The latest dominos have fallen in the ever-changing world of college conference realignment. Now schools from coast to coast are left to figure out how they will be affected.

The jump by Pittsburgh and Syracuse to the Atlantic Coast Conference from the Big East, formally announced Sunday by the ACC, could create another catalyst that hurls intercollegiate athletics toward the era of 16-team superconferences.

Or it could give the power players in college sports a chance to catch their breath while they sort out their next moves.

Will Texas and Oklahoma stay in the Big 12 or join another league _ possibly the Pac-12? Will the ACC stop at 14 members or keep growing to 16 _ and if so, who might the next two additions be?

Will the Southeastern Conference be forced to keep up by adding a 14th school if and when Texas A&M joins? And what happens to the Big East after once again losing multiple cornerstone programs to the ACC?

“I can say that in all my years of collegiate athletics administration, I’ve never seen this level of uncertainty and potential fluidity in schools and conferences,” ACC Commissioner John Swofford said on a conference call. “Schools, they’re looking for stability, and when that stability doesn’t exist, for whatever reason, as long as that’s going on, I think the conferences that appear to be stable moving forward are going to receive inquiries from schools that are desirous of having that kind of stability.”

Until now, the focus of this most recent round of realignment had centered on the Big 12.

Texas A&M already has announced its intention to join the Southeastern Conference, leaving the future of the Big 12 in doubt. The boards of regents at Oklahoma and Texas are meeting Monday to discuss the possibility of the universities leaving that conference.

Oklahoma could leave for the Pac-12 and take Oklahoma State with it. Texas has stated its desire to keep the Big 12 together, but the Pac-12 could be an option. So could the ACC, or even independence in football _ if they can find an arrangement somewhere like Notre Dame and the Big East have for the Irish’s non-football teams. Over the weekend, Notre Dame athletic director Jack Swarbrick reaffirmed his desire to keep the Irish independent in football.

In Texas, a group of prominent businessmen and politicians ran full-page ads in some of the state’s largest newspapers to plead for the Big 12 to hold together.

“It is time for the boards and administrations of all the institutions in the Big 12 to call a truce … what we have is a conference not only worth fighting for, it’s worth waging peace for,” read the ad from Drayton McLane, owner of the Houston Astros, B.J. “Red” McCombs, former owner of the Minnesota Vikings and San Antonio Spurs, former Texas Gov.

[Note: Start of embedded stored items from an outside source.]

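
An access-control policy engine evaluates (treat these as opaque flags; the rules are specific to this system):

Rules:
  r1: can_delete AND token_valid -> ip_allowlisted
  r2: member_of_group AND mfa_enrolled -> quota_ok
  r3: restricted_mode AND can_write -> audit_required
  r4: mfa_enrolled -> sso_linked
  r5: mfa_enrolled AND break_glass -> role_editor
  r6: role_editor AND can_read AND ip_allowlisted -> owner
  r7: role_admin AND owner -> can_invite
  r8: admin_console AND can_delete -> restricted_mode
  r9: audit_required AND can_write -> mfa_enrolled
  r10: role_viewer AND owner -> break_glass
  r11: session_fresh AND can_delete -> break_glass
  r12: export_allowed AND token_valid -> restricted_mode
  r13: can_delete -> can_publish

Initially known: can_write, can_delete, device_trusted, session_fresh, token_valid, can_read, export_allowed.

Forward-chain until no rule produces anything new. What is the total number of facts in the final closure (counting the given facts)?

[1] r1 [can_delete AND token_valid -> ip_allowlisted]; r11 [session_fresh AND can_delete -> break_glass]; r12 [export_allowed AND token_valid -> restricted_mode]; r13 [can_delete -> can_publish]. ⇒ new: ip_allowlisted, break_glass, restricted_mode, can_publish.
[2] r3 [restricted_mode AND can_write -> audit_required]. ⇒ new: audit_required.
[3] r9 [audit_required AND can_write -> mfa_enrolled]. ⇒ new: mfa_enrolled.
[4] r4 [mfa_enrolled -> sso_linked]; r5 [mfa_enrolled AND break_glass -> role_editor]. ⇒ new: sso_linked, role_editor.
[5] r6 [role_editor AND can_read AND ip_allowlisted -> owner]. ⇒ new: owner.
Closure: {audit_required, break_glass, can_delete, can_publish, can_read, can_write, device_trusted, export_allowed, ip_allowlisted, mfa_enrolled, owner, restricted_mode, role_editor, session_fresh, sso_linked, token_valid} — 16 facts.

16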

Mark White and former San Antonio Mayor Phil Hardeberger.

But, if Texas and the two Oklahoma schools go, that could mean the end of the Big 12 _ and that might create the best-case scenario for the Big East.

The Big 12 schools left behind _ Missouri, Kansas, Kansas State, Baylor and Iowa State _ might make serviceable fits for a reconstituted Big East.

“We’re not going to talk about any specific scenarios and hypothetical speculation, but you’ve heard me before, we are in the business of being prepared, and looking at different scenarios,” Kansas State athletic director John Currie said. “And we know that we will have K-State in a position _ preferably the Big 12 Conference _ that is (a BCS) conference competing at the highest level of intercollegiate athletics.”

There already has been speculation that West Virginia would be a target for the SEC to balance that conference geographically and grow to 14 members if and when Texas A&M finally joins.